Le Major général, prince
de Neuchâtel


XXXI
L’EMPEREUR À M. MÉLINE

Monsieur Méline, il faut éclaircir cette affaire Dreyfus avant les élections. Il est trop naïf de croire qu’elle ne sera point discutée dans les réunions publiques. Les haines et les conflits s’exaspéreront inutilement. Le procès n’a dissipé aucune équivoque. Nous savons seulement que l’on a condamné, en dépit de toute garantie légale, sur une pièce secrète non communiquée à la défense, ni au prévenu.
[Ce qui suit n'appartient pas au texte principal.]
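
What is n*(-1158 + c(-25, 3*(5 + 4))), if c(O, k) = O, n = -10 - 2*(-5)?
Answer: 0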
Nous savons que cette pièce secrète était une lettre saisie et contenant pour toute preuve une phrase : « Cette canaille de D… devient par trop exigeant », phrase falsifiée puisqu’on avait ajouté reyfus au D. Qu’un tirailleur algérien ait menacé de passer son sabre au travers de plusieurs ventres si on applaudissait l’avocat ; que des hordes de militaires en costume civil armés de lourdes cannes aient été introduites dans la salle d’audience, préalablement, pour manifester en tumulte par espoir de bonnes notes ; que le sieur Guérin et ses bouchers aient assommé à droite et à gauche, en dansant à la manière des nègres ; que des étudiants catholiques et de jeunes stagiaires aient mêlé leurs vociférations écolières à celles des soldats ; qu’un peuple trompé par des mensonges absurdes ait hurlé à la mort ; que des gens de la police aient payé des voyous pour crier : « Vive Zola — et à bas la patrie » afin d’exciter la rage de calicots, sergents de réserve, de ces patriotes aussi qui se garderaient bien de voter en faveur d’un candidat demandant sur ses affiches électorales : « la Revanche immédiate », de ces patriotes qui emploient les vils moyens pour éviter d’accomplir leurs périodes d’instruction militaire ; — tout cela n’avertit point de façon suffisante l’esprit des honnêtes gens. C’est la mise en scène de la foire capable de convaincre un populaire niais. Revenus du Dahomey, ces militaires en rapportent les manières de Béhanzin.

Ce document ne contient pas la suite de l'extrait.